We should not treat living creatures as inanimate objects
When love dies, reason flies out of the window. In the grim separation of property that inevitably follows the end of a relationship, unremarkable objects become receptacles for a terrible freight of emotional significance. Dog-eared paperbacks, elderly sofas, framed posters for long-ago exhibitions: steeped in a combustible compound of nostalgia, rage and pain, they keep the funeral pyre of defunct affection blazing merrily.
And that is just the inanimate elements of a breakup. Children, it goes without saying, are the real victims of separation. But what of Poppy and Luna – apparently this year’s most popular dog and cat names? According to the latest ONS figures, the average UK fertility rate is the lowest since records began. Meanwhile, pet ownership has risen significantly – partly driven by the pandemic boom in companion animals.
The increase in pet ownership is a symptom of a curious shift in the status of human/animal companionship, in which celebrities lead the way. From fashion accessory/emotional support animal (Demi Moore’s “significant other”, a female micro-Chihauhua, Pilaf, is a celebrity in its own right), to life companion and legatee (the late Karl Lagerfeld’s cat Choupette, richly endowed in his will, is possibly the wealthiest feline in existence), and political statement (Taylor Swift’s endorsement of Kamala Harris pictured the star clasping one of her cats, flipping the pejorative Republican characterisation of Democrat-voting women as “childless cat ladies”), pets have become unwitting conduits for aspects of life that human partners and children might once have been expected to fulfil.
In human transactions with domestic animals, the essential needs of pets are often strikingly subordinate to their owners’ fancied wellbeing.

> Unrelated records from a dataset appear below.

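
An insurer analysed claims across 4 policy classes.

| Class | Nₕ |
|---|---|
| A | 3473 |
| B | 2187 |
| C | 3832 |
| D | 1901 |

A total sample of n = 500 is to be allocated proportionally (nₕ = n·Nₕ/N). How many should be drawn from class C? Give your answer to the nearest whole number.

168

Share of class C = 3832/11393 = 0.33635.
Allocate 500 × 0.33635 = 168.173... → 168.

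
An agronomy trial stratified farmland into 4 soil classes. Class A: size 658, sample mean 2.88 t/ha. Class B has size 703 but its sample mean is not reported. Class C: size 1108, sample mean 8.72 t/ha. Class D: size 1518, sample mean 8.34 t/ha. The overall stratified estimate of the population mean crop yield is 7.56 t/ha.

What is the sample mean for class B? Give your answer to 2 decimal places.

8.43

N = 658 + 703 + 1108 + 1518 = 3987.
Overall total = μ·N = 7.56·3987 = 30141.72.
Subtract the known strata: 658·2.88 + 1108·8.72 + 1518·8.34 = 24216.92.
Remaining total for class B: 30141.72 − 24216.92 = 5924.8.
Divide by its size: 5924.8 / 703 = 8.4279... → 8.43.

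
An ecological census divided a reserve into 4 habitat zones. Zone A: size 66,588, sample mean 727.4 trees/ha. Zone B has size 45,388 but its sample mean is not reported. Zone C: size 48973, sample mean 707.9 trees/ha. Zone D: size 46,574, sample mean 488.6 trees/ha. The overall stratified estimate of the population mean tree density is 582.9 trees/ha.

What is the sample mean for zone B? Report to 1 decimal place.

332.8

Σ Nₕx̄ₕ = N·μ, so 45388·x̄_B = 207523·582.9 − (66588·727.4 + 48973·707.9 + 46574·488.6).
= 120965156.7 − 105860154.3 = 15105002.4.
x̄_B = 15105002.4 / 45388 = 332.797... → 332.8.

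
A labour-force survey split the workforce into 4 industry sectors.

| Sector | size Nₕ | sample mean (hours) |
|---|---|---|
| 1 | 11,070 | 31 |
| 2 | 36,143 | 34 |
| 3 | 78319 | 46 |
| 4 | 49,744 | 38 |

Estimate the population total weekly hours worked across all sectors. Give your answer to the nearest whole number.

7064978

Estimate total by summing Nₕ·x̄ₕ over strata.
11070·31 + 36143·34 + 78319·46 + 49744·38 = 343170 + 1228862 + 3602674 + 1890272 = 7064978.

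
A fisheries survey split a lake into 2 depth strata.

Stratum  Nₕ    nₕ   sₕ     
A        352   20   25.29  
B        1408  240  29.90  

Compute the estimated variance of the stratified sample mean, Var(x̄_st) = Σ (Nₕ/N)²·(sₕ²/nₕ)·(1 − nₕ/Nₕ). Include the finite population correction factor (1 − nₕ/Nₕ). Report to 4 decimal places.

N = 1760; Wₕ = Nₕ/N.
stratum A: (352/1760)²·25.29²/20·(1 − 20/352) = 1.2064882
stratum B: (1408/1760)²·29.90²/240·(1 − 240/1408) = 1.9776585
Sum = 3.1841467 → 3.1841.

3.1841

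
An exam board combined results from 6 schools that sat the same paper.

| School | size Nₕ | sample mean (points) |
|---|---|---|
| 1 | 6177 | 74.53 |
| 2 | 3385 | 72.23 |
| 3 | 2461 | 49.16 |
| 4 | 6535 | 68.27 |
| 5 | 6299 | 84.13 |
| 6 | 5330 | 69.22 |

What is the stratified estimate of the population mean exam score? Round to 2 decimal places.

71.91

x̄_st = (Σ Nₕx̄ₕ) / (Σ Nₕ) = (6177·74.53 + 3385·72.23 + 2461·49.16 + 6535·68.27 + 6299·84.13 + 5330·69.22) / 30187
= 2170875.04 / 30187 = 71.9142... → 71.91.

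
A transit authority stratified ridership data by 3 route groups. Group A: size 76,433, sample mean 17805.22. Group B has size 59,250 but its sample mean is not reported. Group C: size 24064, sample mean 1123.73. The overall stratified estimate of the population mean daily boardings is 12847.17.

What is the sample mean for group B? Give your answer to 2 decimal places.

Σ Nₕx̄ₕ = N·μ, so 59250·x̄_B = 159747·12847.17 − (76433·17805.22 + 24064·1123.73).
= 2052296865.99 − 1387947818.98 = 664349047.01.
x̄_B = 664349047.01 / 59250 = 11212.6421... → 11212.64.

11212.64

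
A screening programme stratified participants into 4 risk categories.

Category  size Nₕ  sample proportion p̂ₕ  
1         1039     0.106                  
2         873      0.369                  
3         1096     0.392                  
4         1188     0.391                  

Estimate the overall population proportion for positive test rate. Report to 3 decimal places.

Wₕ = Nₕ/N with N = 4196: 0.2476, 0.2081, 0.2612, 0.2831.
p̂_st = 0.2476·0.106 + 0.2081·0.369 + 0.2612·0.392 + 0.2831·0.391 ≈ 0.31611... → 0.316.

0.316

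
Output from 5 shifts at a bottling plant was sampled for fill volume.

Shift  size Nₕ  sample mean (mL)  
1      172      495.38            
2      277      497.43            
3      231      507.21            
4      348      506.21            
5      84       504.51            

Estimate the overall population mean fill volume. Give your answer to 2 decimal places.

N = 172 + 277 + 231 + 348 + 84 = 1112.
Weight each subgroup mean by Nₕ/N and sum.
Σ Nₕx̄ₕ = 172·495.38 + 277·497.43 + 231·507.21 + 348·506.21 + 84·504.51 = 85205.36 + 137788.11 + 117165.51 + 176161.08 + 42378.84 = 558698.9.
Divide by N: 558698.9 / 1112 = 502.4271... → 502.43.

502.43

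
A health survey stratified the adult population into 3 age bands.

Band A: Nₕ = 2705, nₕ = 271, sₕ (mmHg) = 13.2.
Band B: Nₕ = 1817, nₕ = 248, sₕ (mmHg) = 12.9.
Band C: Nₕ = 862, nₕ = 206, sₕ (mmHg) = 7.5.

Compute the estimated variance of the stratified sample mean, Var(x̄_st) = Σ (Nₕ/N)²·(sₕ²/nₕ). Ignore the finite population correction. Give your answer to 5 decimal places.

N = 5384; Wₕ = Nₕ/N.
band A: (2705/5384)²·13.2²/271 = 0.16229420
band B: (1817/5384)²·12.9²/248 = 0.07642360
band C: (862/5384)²·7.5²/206 = 0.00699938
Sum = 0.24571719 → 0.24572.

0.24572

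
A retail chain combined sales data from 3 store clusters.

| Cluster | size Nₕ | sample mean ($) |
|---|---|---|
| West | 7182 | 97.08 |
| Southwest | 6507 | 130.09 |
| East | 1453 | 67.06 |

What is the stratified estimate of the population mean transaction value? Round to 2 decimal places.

108.38

N = 15142; weights Wₕ = Nₕ/N = (0.4743, 0.4297, 0.0960).
x̄_st = Σ Wₕ·x̄ₕ = 0.4743·97.08 + 0.4297·130.09 + 0.0960·67.06 ≈ 108.3848...
→ 108.38.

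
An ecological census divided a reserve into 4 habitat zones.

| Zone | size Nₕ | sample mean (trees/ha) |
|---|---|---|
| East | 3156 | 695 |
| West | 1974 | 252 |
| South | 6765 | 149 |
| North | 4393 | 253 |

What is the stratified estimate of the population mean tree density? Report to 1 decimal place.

N = 16288; weights Wₕ = Nₕ/N = (0.1938, 0.1212, 0.4153, 0.2697).
x̄_st = Σ Wₕ·x̄ₕ = 0.1938·695 + 0.1212·252 + 0.4153·149 + 0.2697·253 ≈ 295.327...
→ 295.3.

295.3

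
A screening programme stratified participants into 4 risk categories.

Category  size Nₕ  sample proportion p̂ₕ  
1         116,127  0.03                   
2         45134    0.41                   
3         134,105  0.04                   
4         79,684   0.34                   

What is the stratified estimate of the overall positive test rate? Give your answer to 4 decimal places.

Wₕ = Nₕ/N with N = 375050: 0.3096, 0.1203, 0.3576, 0.2125.
p̂_st = 0.3096·0.03 + 0.1203·0.41 + 0.3576·0.04 + 0.2125·0.34 ≈ 0.145169... → 0.1452.

0.1452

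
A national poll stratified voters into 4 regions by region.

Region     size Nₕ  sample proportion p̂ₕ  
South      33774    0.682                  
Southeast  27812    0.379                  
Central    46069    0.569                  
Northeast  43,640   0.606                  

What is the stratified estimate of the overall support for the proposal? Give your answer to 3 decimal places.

N = 33774 + 27812 + 46069 + 43640 = 151295.
Overall proportion = Σ (Nₕ/N)·p̂ₕ.
Σ Nₕp̂ₕ = 23033.868 + 10540.748 + 26213.261 + 26445.84 = 86233.717.
86233.717 / 151295 = 0.56997... → 0.570.

0.570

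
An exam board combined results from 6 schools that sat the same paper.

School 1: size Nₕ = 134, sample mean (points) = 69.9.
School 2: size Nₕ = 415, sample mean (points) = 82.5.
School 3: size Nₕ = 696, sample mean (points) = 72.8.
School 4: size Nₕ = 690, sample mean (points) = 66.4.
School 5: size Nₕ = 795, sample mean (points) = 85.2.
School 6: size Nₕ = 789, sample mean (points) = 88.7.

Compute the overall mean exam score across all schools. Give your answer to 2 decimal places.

N = 3519; weights Wₕ = Nₕ/N = (0.0381, 0.1179, 0.1978, 0.1961, 0.2259, 0.2242).
x̄_st = Σ Wₕ·x̄ₕ = 0.0381·69.9 + 0.1179·82.5 + 0.1978·72.8 + 0.1961·66.4 + 0.2259·85.2 + 0.2242·88.7 ≈ 78.9449...
→ 78.94.

78.94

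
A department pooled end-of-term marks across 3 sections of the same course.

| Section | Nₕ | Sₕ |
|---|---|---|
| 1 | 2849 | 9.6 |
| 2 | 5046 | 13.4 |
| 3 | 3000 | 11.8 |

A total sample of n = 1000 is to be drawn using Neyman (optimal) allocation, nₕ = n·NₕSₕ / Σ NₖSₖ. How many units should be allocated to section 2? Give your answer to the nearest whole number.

519

1: NₕSₕ = 2849·9.6 = 27350.4
2: NₕSₕ = 5046·13.4 = 67616.4
3: NₕSₕ = 3000·11.8 = 35400
Σ NₕSₕ = 130366.8.
n_2 = 1000·67616.4/130366.8 = 518.663... → 519.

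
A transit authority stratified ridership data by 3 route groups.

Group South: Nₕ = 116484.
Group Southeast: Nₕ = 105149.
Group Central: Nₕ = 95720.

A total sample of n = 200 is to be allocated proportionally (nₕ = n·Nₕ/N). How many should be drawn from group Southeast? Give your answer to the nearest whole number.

N = 116484 + 105149 + 95720 = 317353.
n_Southeast = 200·105149/317353 = 66.266... → 66.

66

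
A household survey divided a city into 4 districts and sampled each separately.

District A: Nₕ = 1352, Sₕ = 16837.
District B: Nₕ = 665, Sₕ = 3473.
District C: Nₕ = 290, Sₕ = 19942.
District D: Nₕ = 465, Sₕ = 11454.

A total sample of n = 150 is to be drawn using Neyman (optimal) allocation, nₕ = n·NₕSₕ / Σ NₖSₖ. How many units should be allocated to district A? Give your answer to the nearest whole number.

Σ NₕSₕ = 1352·16837 + 665·3473 + 290·19942 + 465·11454 = 36182459.
Share for A: 22763624/36182459 = 0.62913.
n_A = 150 × 0.62913 = 94.370... → 94.

94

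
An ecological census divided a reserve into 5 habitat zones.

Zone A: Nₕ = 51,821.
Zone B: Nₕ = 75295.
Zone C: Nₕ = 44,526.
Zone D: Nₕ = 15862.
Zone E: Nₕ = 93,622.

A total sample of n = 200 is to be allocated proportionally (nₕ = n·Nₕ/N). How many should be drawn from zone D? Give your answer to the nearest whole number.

Share of zone D = 15862/281126 = 0.05642.
Allocate 200 × 0.05642 = 11.285... → 11.

11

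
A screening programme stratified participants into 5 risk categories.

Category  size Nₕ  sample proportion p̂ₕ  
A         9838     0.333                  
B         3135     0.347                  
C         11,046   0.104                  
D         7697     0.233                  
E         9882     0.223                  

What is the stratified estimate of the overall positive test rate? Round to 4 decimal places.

N = 9838 + 3135 + 11046 + 7697 + 9882 = 41598.
Overall proportion = Σ (Nₕ/N)·p̂ₕ.
Σ Nₕp̂ₕ = 3276.054 + 1087.845 + 1148.784 + 1793.401 + 2203.686 = 9509.77.
9509.77 / 41598 = 0.228611... → 0.2286.

0.2286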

The existence of a small dog confined to a handbag, a large dog confined to a small apartment, or a cat kept indoors, is not so different from that of a battery hen in its denial of their essential animal nature. Their owners may fancy that they dote on them, but doting and cruelty are curiously adjacent on the emotional spectrum – and never more so than when it comes to divorce.
The furry objects of celebrity divorce disputes have included Pistol and Boo, the Yorkshire terriers of Amber Heard and Johnny Depp; Hurley, the black Labrador shared by television presenter Ant McPartlin and his first wife, Lisa Armstrong – and a host of confused, anonymous creatures.
Despite this year’s Pet Abduction act, which recognised that “cats and dogs are …sentient beings capable of experiencing distress and other emotional trauma”, for the purpose of divorce settlements, pets are still treated as chattels – as subject (and much more vulnerable) to the irrational force of human wishes as old books and sofas.
Like children, pets are involuntary participants in the turbulence of family breakdown, but the divorce lawyer, Vanessa Lloyd Platt, notes that separating couples often seem more anxious about the fate of their pets than their children. Yet embattled former partners still seem to adopt the law’s view of pets as chattels, with their concerns focused on their own needs, rather than the welfare of their animals.
Preposterous scenarios ensue, including the couple whose shared custody of a cat obliged the creature to make weekly two-hour train journeys between households, along with “iPad contact time”, which one ex-spouse accused the other of attempting to disrupt.
Increasingly, “pet-nups’” – legal documents establishing ownership of pets in the event of a split – are suggested as the solution to future conflict. In a way, this is merely a formal consolidation of the emotional status quo: Brits have a long-established reputation for finding animals easier to love than people. In his 1808 epitaph for his Newfoundland dog, Boatswain, Lord Byron wrote (a touch ungratefully, considering the exertions of his human chums), “To mark a friend’s remains these stones arise;/I never knew but one – and here he lies”.
Which is all very touching in its way (though we might be happier if we could find ways to navigate the more onerous task of loving humans). But while wrangling over the fate of the family pet, we should bear in mind the thunderous rebuke of the Ducal patriarch in Hilaire Belloc’s Cautionary Tale of Lord Lundy: “When I, Sir! Was a little Boy/An Animal was not a Toy!”